I noticed that the last thread on here related to what light meters people were using was started by JasonO in April 2011 and the discussion lasted through April 2012. I'm wondering if there might be some new intel or opinions since some time has passed.

Looking at that thread, there were a lot of disparate opinions as to quality of light meters being equivalent vs not equivalent to price and varying thoughts on what units were good - lots of speculation and some depth...

I have been looking at purchasing a light meter for my business - I am an independent art consultant with a focus on installation and exhibitions and work with a mix of private clients and institutions. The need does not come up that often for me to use a light meter, but mostly because majority of my clients who are not institutional are not thinking along those lines, and I am interested in being able to start letting them know what their light exposure is vs what is advisable and at least giving them the info to start thinking about this sort of stuff...

I find myself juggling these issues:
- With the myriad options and price ranges, it is very difficult to tell what works best and what works effectively (in full recognition that you don't have to have the best to be efficient and effective). Everyone seems to have a different opinion of what unit is the one to use and not really have any solid good info about why other than that that is the unit they use or that someone else uses it or that it is expensive or it has a certificate but I have not seen any strong arguments for any unit
- It is hard to tell what quality you are getting for the price - I want a tool that will be accurate and stand up to use without breaking early, but that does not always correlate to price
- It would appear that most units require regular calibration (usually recommended at 12 month intervals) but that none of the units I have looked at are able to be calibrated by the user, none of them have the ability to tell you if they are out of calibration or that they have logged enough hours to justify the expense of calibration, and that the standard price for calibration is $250-$275 plus shipping, which is more expensive than cheaper units and often over half or close to half of the cost of more expensive units.
- manufacturers have told me that the need for calibration correlates to use, not to time, but no one has been able to tell me what amount of use puts their unit in a range where calibration is a good idea - essentially they say you have to guess, so that is why you should just do it every year (except if your unit gets ambiguous "light use" in which case it may be cool to calibrate it at longer intervals (but never more than the also ambiguous 2 years).
- many of these issues related to calibration and knowing when a unit should get calibrated seem to be the kind of issues that devices of these sorts should not still be limited by in 2019...
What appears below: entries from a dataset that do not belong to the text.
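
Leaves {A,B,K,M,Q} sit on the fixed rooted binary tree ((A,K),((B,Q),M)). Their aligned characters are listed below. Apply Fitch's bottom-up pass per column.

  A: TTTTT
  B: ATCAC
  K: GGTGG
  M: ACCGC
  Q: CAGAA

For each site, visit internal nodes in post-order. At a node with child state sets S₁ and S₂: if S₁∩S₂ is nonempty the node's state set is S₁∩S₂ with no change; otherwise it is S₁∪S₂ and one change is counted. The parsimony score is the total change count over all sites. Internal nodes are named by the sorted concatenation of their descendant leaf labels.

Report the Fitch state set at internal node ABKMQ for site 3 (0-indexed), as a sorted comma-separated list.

G

site 0, node AK: A={T} ∪ K={G} → {G,T} (+1)
site 0, node BQ: B={A} ∪ Q={C} → {A,C} (+1)
site 0, node BMQ: BQ={A,C} ∩ M={A} → {A} (+0)
site 0, node ABKMQ: AK={G,T} ∪ BMQ={A} → {A,G,T} (+1)
site 1, node AK: A={T} ∪ K={G} → {G,T} (+1)
site 1, node BQ: B={T} ∪ Q={A} → {A,T} (+1)
site 1, node BMQ: BQ={A,T} ∪ M={C} → {A,C,T} (+1)
site 1, node ABKMQ: AK={G,T} ∩ BMQ={A,C,T} → {T} (+0)
site 2, node AK: A={T} ∩ K={T} → {T} (+0)
site 2, node BQ: B={C} ∪ Q={G} → {C,G} (+1)
site 2, node BMQ: BQ={C,G} ∩ M={C} → {C} (+0)
site 2, node ABKMQ: AK={T} ∪ BMQ={C} → {C,T} (+1)
site 3, node AK: A={T} ∪ K={G} → {G,T} (+1)
site 3, node BQ: B={A} ∩ Q={A} → {A} (+0)
site 3, node BMQ: BQ={A} ∪ M={G} → {A,G} (+1)
site 3, node ABKMQ: AK={G,T} ∩ BMQ={A,G} → {G} (+0)
site 4, node AK: A={T} ∪ K={G} → {G,T} (+1)
site 4, node BQ: B={C} ∪ Q={A} → {A,C} (+1)
site 4, node BMQ: BQ={A,C} ∩ M={C} → {C} (+0)
site 4, node ABKMQ: AK={G,T} ∪ BMQ={C} → {C,G,T} (+1)
per-site changes: [3, 3, 2, 2, 3]; total = 13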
I have also spoken to several preparators and museum folks who do not seem to realize that their light meters need to be calibrated, or just don't do it because of the cost...

Does anyone have any thoughts or input on the following:
1- Are there moderately priced units that work well and are known to be very accurate, account for the right light ranges and properly calculate for angle of light?
2- Since calibration is $250-$275, does it even make sense to buy a unit that is priced over the calibration cost? Should you just buy a unit that costs about the calibration cost, or less than that, use it for 1-2yrs, discard it and buy a new one?
3- Does anyone know of any Light Meters that are user-calibratable (?sp)? - I know that this is unlikely because you would need to be able to accurately test the sensor.
4- Does anyone know of any units that do not require calibration (has technology caught up with this)?
5- Does anyone know of any unit that logs use so that you can accurately tell if it is time to calibrate the device rather than just throw $$ at calibrating it when it may not yet need it?
6- It would seem that the sensor itself would be much less expensive than $250 given modern technology... Does anyone know of a Light Meter that has a replaceable sensor so that every year or two you can just purchase a new, already calibrated sensor and replace your old sensor for a fraction of the cost of calibration...?

Curious what people are finding - I can't possibly be the only person looking for these answers / asking these questions.
Perhaps the hive-mind here can shed some light...

I look forward to your input.

----------